Read about Dr. Eleanor Schofield's proposed talk to be held at Materials Today's New Scientist Live event on 23 September 2016.

Dr. Eleanor Schofield
Dr. Eleanor Schofield


The Mary Rose, a flagship of Henry VIII’s English fleet, sank off the coast of Portsmouth in 1545. The hull is now on display in Portsmouth Historic Dockyard and reunited with a number of the discovered artefacts. These provide us with a unique insight into Tudor Maritime life and act as a time capsule for this particular moment in history.  The artefacts recovered are both organic and inorganic, and need specialist and often tailored treatments to ensure their longevity and preservation for years to come. In this talk, an overview of the conservation techniques and strategies employed over the last three decades will be given.
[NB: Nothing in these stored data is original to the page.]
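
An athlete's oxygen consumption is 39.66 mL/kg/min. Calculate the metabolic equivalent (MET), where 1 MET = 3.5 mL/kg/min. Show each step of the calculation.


MET = VO2 / 3.5
= 39.66 / 3.5
= 11.33 METs

11.33 METs


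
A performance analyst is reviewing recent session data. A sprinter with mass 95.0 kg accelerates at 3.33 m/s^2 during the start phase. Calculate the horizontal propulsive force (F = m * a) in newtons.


F = m * a
= 95.0 * 3.33
= 316.35 N

316.35 N


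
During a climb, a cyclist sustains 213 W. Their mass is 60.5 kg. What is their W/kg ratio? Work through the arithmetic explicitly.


Power-to-weight = 213 W / 60.5 kg
= 3.521 W/kg

3.521 W/kg


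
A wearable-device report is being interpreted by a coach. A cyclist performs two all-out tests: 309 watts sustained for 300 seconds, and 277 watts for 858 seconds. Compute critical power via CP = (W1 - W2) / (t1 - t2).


W1 = P1 * t1 = 309 * 300 = 92700 J
W2 = P2 * t2 = 277 * 858 = 237666 J
CP = (92700 - 237666) / (300 - 858)
= 259.8 W

259.8 W


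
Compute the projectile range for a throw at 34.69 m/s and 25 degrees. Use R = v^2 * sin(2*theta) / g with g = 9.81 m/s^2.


Two times the angle = 50 degrees
sin(50) = 0.766044
R = 1203.3961 * 0.766044 / 9.81 = 93.971 m

93.971 m


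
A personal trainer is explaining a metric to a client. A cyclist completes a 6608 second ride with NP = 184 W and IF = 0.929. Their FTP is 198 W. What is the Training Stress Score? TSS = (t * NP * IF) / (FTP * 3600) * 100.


t * NP * IF = 6608 * 184 * 0.929 = 1129545.088
FTP * 3600 = 712800
TSS = (1129545.088 / 712800) * 100 = 158.47

158.47 TSS


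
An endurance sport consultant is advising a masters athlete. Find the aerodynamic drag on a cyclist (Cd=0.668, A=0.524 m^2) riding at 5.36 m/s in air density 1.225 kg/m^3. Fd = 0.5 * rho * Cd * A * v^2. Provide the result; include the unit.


Fd = 0.5 * 1.225 * 0.668 * 0.524 * 5.36^2
= 0.5 * 1.225 * 0.668 * 0.524 * 28.7296
= 6.159 N

6.159 N


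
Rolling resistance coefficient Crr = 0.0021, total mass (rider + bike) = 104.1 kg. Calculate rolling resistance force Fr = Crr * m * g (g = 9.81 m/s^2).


Fr = Crr * m * g
= 0.0021 * 104.1 * 9.81
= 2.145 N

2.145 N


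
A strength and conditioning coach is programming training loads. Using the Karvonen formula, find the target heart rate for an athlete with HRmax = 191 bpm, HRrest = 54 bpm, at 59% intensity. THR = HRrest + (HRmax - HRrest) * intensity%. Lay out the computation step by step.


HRR = 191 - 54 = 137
THR = 54 + 137 * 0.59
= 54 + 80.83
= 134.83 bpm

134.83 bpm


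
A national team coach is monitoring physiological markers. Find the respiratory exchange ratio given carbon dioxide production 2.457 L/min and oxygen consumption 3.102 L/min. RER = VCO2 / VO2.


VCO2 = 2.457 L/min
VO2 = 3.102 L/min
RER = 2.457 / 3.102 = 0.7921

0.7921


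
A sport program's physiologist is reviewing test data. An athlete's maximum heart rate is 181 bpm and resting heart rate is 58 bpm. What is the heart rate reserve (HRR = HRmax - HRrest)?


HRR = HRmax - HRrest
= 181 - 58
= 123 bpm

123 bpm


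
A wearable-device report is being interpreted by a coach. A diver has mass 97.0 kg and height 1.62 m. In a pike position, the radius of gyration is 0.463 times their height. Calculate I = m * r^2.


r = 0.463 * 1.62 = 0.75006 m
I = m * r^2 = 97.0 * 0.56259 = 54.571 kg*m^2

54.571 kg*m^2


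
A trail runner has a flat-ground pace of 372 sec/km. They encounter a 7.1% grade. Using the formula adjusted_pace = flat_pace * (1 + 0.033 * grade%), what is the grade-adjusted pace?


Grade factor = 1 + 0.033 * 7.1 = 1.2343
Adjusted = 372 * 1.2343 = 459.16 sec/km

459.16 s/km


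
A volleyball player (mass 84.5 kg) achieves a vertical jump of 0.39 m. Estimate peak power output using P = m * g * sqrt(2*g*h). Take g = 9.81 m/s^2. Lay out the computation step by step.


2 * g * h = 2 * 9.81 * 0.39 = 7.6518
sqrt(7.6518) = 2.766189 m/s
P = 84.5 * 9.81 * 2.766189 = 2293.02 W

2293.02 W


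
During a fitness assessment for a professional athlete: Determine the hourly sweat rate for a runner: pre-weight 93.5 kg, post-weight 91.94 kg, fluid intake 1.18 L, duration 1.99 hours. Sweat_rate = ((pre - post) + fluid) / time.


Mass lost = 93.5 - 91.94 = 1.56 kg
Add fluid consumed: 1.56 + 1.18 = 2.74 L total sweat
Sweat rate = 2.74 / 1.99 = 1.377 L/h

1.377 L/h


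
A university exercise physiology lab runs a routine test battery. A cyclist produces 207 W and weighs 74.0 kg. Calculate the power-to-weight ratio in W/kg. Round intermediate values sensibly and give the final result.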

Alongside this, the criticality of new advanced materials and technologies, to the conservation of these precious artefacts, will be demonstrated.


Dr. Eleanor Schofield is currently the Head of Conservation and Collections Care at the Mary Rose Trust. After completing her PhD in Materials Science at Imperial College London in 2006, she completed research posts at Stanford Synchrotron Radiation Laboratory and the University of Kent. She joined the Mary Rose Trust in 2012 and is now responsible for the conservation of the Mary Rose hull and associated artefacts, the care and management of the collection and research into novel conservation treatments and characterisation methods.